Amendment In Sales Tax,Federal Excise Duty ans Customs' Sections In Budget Flash 2018-19


Sales tax


Further Tax - Section 3(1A)

Rate of further tax is proposed to be increased from 2% to 3%.

Powers to issue notification - Various Sections

The powers of the Federal Government to issue notifications under various sections of the Sales Tax Act, 1990 (the ST Act) are sought to be restored which are presently vested with the Board.

Assessment giving effect to an order - Section 118

Concept of appeal effect order has been proposed to be introduced in the ST Act whereby the Commissioner or the Officer Inland Revenue shall be required to issue the order within one year from the end of the financial year in which the appellate order was served to the Commissioner or the Officer Inland Revenue.

Access to record, documents etc. - Section 25

It is proposed to insert a proviso whereby audit shall be conducted only once in every three years.

Default surcharge - Section 34

Default surcharge is proposed to be fixed at 12% per annum. Presently it is KIBOR plus 3% per annum.

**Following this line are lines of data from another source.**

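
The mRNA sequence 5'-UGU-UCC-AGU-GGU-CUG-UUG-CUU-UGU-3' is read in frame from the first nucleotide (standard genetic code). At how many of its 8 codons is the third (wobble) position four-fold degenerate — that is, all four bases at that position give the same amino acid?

4

Codon 1 UGU (Cys): third position 2-fold.
Codon 2 UCC (Ser): third position 4-fold.
Codon 3 AGU (Ser): third position 2-fold.
Codon 4 GGU (Gly): third position 4-fold.
Codon 5 CUG (Leu): third position 4-fold.
Codon 6 UUG (Leu): third position 2-fold.
Codon 7 CUU (Leu): third position 4-fold.
Codon 8 UGU (Cys): third position 2-fold.
Four-fold degenerate third positions: 4.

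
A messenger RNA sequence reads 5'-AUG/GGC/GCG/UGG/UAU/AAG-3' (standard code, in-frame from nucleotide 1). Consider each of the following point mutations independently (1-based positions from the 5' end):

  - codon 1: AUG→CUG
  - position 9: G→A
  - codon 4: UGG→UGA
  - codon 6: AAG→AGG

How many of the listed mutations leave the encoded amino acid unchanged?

Codon 1: AUG (Met) → CUG (Leu) — missense.
Codon 3: GCG (Ala) → GCA (Ala) — synonymous.
Codon 4: UGG (Trp) → UGA (Stop) — nonsense.
Codon 6: AAG (Lys) → AGG (Arg) — missense.
Synonymous: 1 of 4.

1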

Alternative Dispute Resolution - Section 47A

The proposed substituted section may have far reaching effects. The most significant are that the ADRC shall only hear the case after the withdrawal of appeals filed by either party pending before any appellate authority and that the decision of the ADRC shall be binding on both the parties i.e. the Board and the aggrieved person.

Recovery of arrears of tax - Section 48

Automatic stay, where appeal is pending before the Commissioner Inland Revenue (Appeals), is sought to be allowed on payment of 10% of the amount of tax due whereas the existing condition is payment of 25% of the amount of tax due.

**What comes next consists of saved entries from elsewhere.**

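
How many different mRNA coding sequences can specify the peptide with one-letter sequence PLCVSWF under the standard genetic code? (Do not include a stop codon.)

Pro: 4 codons.
Leu: 6 codons.
Cys: 2 codons.
Val: 4 codons.
Ser: 6 codons.
Trp: 1 codon.
Phe: 2 codons.
4 × 6 × 2 × 4 × 6 × 1 × 2 = 2304.

2304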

Tax credit not allowed - Section 8

It is proposed to restrict the adjustment of input tax paid on import of scrap compressor.

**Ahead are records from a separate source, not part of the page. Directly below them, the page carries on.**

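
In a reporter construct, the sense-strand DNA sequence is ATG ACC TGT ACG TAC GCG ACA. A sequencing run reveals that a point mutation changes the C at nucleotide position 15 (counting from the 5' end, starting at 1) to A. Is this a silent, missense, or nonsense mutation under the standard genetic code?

nonsense

Position 15 falls in codon 5: TAC → Tyr.
After the substitution the codon is TAA → Stop.
The new codon is a stop codon, so this is a nonsense mutation.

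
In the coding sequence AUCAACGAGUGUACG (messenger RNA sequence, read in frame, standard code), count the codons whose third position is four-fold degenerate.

1

Codon 1 AUC (Ile): third position 3-fold.
Codon 2 AAC (Asn): third position 2-fold.
Codon 3 GAG (Glu): third position 2-fold.
Codon 4 UGU (Cys): third position 2-fold.
Codon 5 ACG (Thr): third position 4-fold.
Four-fold degenerate third positions: 1.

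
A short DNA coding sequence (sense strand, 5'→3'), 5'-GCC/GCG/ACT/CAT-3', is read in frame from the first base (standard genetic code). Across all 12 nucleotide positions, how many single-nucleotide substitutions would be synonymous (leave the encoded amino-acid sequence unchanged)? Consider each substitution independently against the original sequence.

10

Codon 1 (GCC, Ala): 3 synonymous substitutions.
Codon 2 (GCG, Ala): 3 synonymous substitutions.
Codon 3 (ACT, Thr): 3 synonymous substitutions.
Codon 4 (CAT, His): 1 synonymous substitution.
Total: 3 + 3 + 3 + 1 = 10.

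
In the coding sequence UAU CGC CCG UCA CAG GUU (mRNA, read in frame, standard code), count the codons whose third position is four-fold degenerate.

4

Codon 1 UAU (Tyr): third position 2-fold.
Codon 2 CGC (Arg): third position 4-fold.
Codon 3 CCG (Pro): third position 4-fold.
Codon 4 UCA (Ser): third position 4-fold.
Codon 5 CAG (Gln): third position 2-fold.
Codon 6 GUU (Val): third position 4-fold.
Four-fold degenerate third positions: 4.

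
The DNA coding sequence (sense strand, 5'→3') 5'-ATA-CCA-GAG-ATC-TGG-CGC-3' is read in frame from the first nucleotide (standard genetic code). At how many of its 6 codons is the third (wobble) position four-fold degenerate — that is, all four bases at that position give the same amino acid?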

Exemptions - Section 13 - Sixth Schedule

It is proposed to grant exemption on import of parts by computer manufacturer certified by the Engineering Development Board. In order to align with the provisions of the Special Economic Zone Act, 2012, it is proposed to grant exemptions to import of plant and machinery.

Zero rating - Section 4

  • ·        Zero rating on stationery items is proposed to be restored.
  •      Rate of further tax on zero rated domestic supplies of finished goods covered under SRO 1125 is proposed to be reduced to 1%.
  •       Adjustment of input tax on packing material is proposed to be allowed to five export oriented sectors covered under SRO 1125.


Sales tax on LNG

The rate of sales tax is intended to be reduced to 12% on import of LNG by P50 and PLL and further supply of RLNG to SNGPL by these companies which is currently taxable at 17%. It is also intended to waive off the value addition tax of 3% on import of LNG.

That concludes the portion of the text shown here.